In 1109 the Crusaders gathered in force outside Tripoli, led by Baldwin I of Jerusalem, Baldwin II of Edessa, Tancred, regent of Antioch, William II Jordan, and Raymond IV's eldest son Bertrand of Toulouse, who had recently arrived with fresh Genoan, Pisan and Provençal troops. Tripoli waited in vain for reinforcements from Egypt.

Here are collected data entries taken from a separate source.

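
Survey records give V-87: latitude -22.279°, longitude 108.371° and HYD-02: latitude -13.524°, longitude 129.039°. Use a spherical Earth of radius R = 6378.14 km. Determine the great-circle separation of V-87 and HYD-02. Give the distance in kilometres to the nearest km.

Δφ = 8.7550°,  Δλ = 20.6680°
a = sin²(Δφ/2) + cos φ₁ cos φ₂ sin²(Δλ/2) = 0.034777
c = 2·arcsin(√a) = 0.375170 rad = 21.4957°
d = R·c = 6378.14 × 0.375170 = 2392.9 km

2393 km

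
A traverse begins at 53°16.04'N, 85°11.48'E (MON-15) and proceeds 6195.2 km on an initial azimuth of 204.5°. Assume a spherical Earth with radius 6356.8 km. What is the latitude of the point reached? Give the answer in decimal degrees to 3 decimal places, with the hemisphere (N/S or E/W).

0.018°S

MON-15: φ = +53.26733°, λ = +85.19133°
δ = d/R = 6195.2/6356.8 = 0.974578 rad
φ₂ = arcsin(sin φ₁ cos δ + cos φ₁ sin δ cos θ)
   = arcsin(0.80143·0.56152 + 0.59808·0.82747·-0.90996) = -0.01796°
λ₂ = λ₁ + atan2(sin θ sin δ cos φ₁, cos δ − sin φ₁ sin φ₂) = 65.12278°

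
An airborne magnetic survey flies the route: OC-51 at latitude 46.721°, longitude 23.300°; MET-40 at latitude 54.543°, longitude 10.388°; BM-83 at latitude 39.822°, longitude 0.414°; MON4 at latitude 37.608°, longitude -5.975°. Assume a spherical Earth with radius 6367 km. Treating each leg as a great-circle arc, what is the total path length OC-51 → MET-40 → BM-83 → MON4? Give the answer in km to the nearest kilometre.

3658 km

OC-51→MET-40: c = 0.197093 rad, d = 1254.89 km
MET-40→BM-83: c = 0.282214 rad, d = 1796.86 km
BM-83→MON4: c = 0.095171 rad, d = 605.95 km
Total = 1254.89 + 1796.86 + 605.95 = 3657.70 km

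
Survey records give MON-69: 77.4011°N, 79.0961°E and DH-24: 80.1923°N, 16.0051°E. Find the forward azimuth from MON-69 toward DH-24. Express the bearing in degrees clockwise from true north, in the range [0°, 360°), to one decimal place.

312.6°

Δλ = -63.0910°
y = sin Δλ · cos φ₂ = -0.151898
x = cos φ₁ sin φ₂ − sin φ₁ cos φ₂ cos Δλ = 0.139700
θ = atan2(y, x) = -47.3954° → 312.6046° (mod 360°)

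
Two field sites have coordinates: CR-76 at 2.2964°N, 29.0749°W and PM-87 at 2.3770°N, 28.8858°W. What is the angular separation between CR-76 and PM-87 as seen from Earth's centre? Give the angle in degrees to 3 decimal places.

0.205°

Δφ = 0.0806°,  Δλ = 0.1891°
a = sin²(Δφ/2) + cos φ₁ cos φ₂ sin²(Δλ/2) = 0.000003
c = 2·arcsin(√a) = 0.003585 rad = 0.2054°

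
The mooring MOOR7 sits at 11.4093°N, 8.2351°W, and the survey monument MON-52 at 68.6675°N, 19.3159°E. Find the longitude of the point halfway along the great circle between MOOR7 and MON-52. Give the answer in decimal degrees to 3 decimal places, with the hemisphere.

0.876°W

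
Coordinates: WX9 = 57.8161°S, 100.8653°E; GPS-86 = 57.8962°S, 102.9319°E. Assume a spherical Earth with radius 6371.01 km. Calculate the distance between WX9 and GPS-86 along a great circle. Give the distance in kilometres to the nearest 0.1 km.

122.6 km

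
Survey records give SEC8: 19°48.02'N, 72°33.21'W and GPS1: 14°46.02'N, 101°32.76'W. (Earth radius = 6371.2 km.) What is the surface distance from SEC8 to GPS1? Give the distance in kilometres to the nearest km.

SEC8: φ = +19.80033°, λ = -72.55350°
GPS1: φ = +14.76700°, λ = -101.54600°
Δφ = -5.0333°,  Δλ = -28.9925°
a = sin²(Δφ/2) + cos φ₁ cos φ₂ sin²(Δλ/2) = 0.058935
c = 2·arcsin(√a) = 0.490430 rad = 28.0996°
d = R·c = 6371.2 × 0.490430 = 3124.6 km

3125 km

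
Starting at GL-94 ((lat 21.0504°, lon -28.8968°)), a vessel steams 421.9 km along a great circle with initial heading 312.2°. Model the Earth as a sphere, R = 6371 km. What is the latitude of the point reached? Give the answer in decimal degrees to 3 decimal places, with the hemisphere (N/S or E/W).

δ = d/R = 421.9/6371 = 0.066222 rad
φ₂ = arcsin(sin φ₁ cos δ + cos φ₁ sin δ cos θ)
   = arcsin(0.35919·0.99781 + 0.93326·0.06617·0.67172) = 23.57102°
λ₂ = λ₁ + atan2(sin θ sin δ cos φ₁, cos δ − sin φ₁ sin φ₂) = -31.96268°

23.571°N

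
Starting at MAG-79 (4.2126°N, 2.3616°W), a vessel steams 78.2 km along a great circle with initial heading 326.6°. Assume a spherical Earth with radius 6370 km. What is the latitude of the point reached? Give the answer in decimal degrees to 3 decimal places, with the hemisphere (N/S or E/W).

4.800°N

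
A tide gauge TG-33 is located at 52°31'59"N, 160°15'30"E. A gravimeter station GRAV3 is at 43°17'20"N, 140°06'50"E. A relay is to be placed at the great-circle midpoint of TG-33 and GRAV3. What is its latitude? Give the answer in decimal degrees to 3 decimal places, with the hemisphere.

TG-33: φ = +52.53306°, λ = +160.25833°
GRAV3: φ = +43.28889°, λ = +140.11389°
Bx = cos φ₂ cos Δλ = 0.683378,  By = cos φ₂ sin Δλ = -0.250682
φₘ = atan2(sin φ₁ + sin φ₂, √((cos φ₁ + Bx)² + By²)) = 48.34967°
λₘ = λ₁ + atan2(By, cos φ₁ + Bx) = 149.27523°

48.350°N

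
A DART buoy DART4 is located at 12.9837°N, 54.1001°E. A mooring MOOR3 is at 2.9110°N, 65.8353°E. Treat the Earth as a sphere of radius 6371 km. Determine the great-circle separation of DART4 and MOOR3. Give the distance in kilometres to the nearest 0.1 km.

Δφ = -10.0727°,  Δλ = 11.7352°
a = sin²(Δφ/2) + cos φ₁ cos φ₂ sin²(Δλ/2) = 0.017877
c = 2·arcsin(√a) = 0.268216 rad = 15.3676°
d = R·c = 6371 × 0.268216 = 1708.8 km

1708.8 km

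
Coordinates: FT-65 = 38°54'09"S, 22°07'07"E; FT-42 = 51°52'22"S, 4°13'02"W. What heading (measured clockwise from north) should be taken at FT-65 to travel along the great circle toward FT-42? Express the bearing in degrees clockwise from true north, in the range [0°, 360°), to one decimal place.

226.0°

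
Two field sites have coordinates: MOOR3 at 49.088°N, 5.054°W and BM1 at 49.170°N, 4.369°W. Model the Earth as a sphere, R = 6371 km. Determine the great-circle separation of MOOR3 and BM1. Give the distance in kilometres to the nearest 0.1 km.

50.7 km

Δφ = 0.0820°,  Δλ = 0.6850°
a = sin²(Δφ/2) + cos φ₁ cos φ₂ sin²(Δλ/2) = 0.000016
c = 2·arcsin(√a) = 0.007953 rad = 0.4557°
d = R·c = 6371 × 0.007953 = 50.7 km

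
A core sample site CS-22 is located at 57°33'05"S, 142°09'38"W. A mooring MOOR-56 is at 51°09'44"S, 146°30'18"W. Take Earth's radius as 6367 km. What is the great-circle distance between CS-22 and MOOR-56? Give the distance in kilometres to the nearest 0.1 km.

763.3 km

CS-22: φ = -57.55139°, λ = -142.16056°
MOOR-56: φ = -51.16222°, λ = -146.50500°
Δφ = 6.3892°,  Δλ = -4.3444°
a = sin²(Δφ/2) + cos φ₁ cos φ₂ sin²(Δλ/2) = 0.003589
c = 2·arcsin(√a) = 0.119887 rad = 6.8690°
d = R·c = 6367 × 0.119887 = 763.3 km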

A compromise decided in the course of a dispute beneath the walls of the city, and arbitrated by Baldwin of Jerusalem, allowed the city to be captured: the County of Tripoli would be divided between the two claimants, William II Jordan as a vassal of the Principality of Antioch, and Bertrand as a vassal of Jerusalem.

On 12 July the city was sacked by the Crusaders. One hundred thousand volumes of the Dar-em-Ilm library were deemed "impious" and burned. The Egyptian fleet arrived eight hours too late. Many of the inhabitants were enslaved, the others were deprived of their possessions and expelled. Bertrand had William II Jordan assassinated in 1110 and claimed two-thirds of the city for himself, with the other third given to the Genoans. Thus Tripoli became a Crusader state; the rest of the Mediterranean coast had already fallen to the Crusaders or would pass to them within the next few years, with the capture of Sidon in 1110 and Tyre in 1124 during the Venetian Crusade.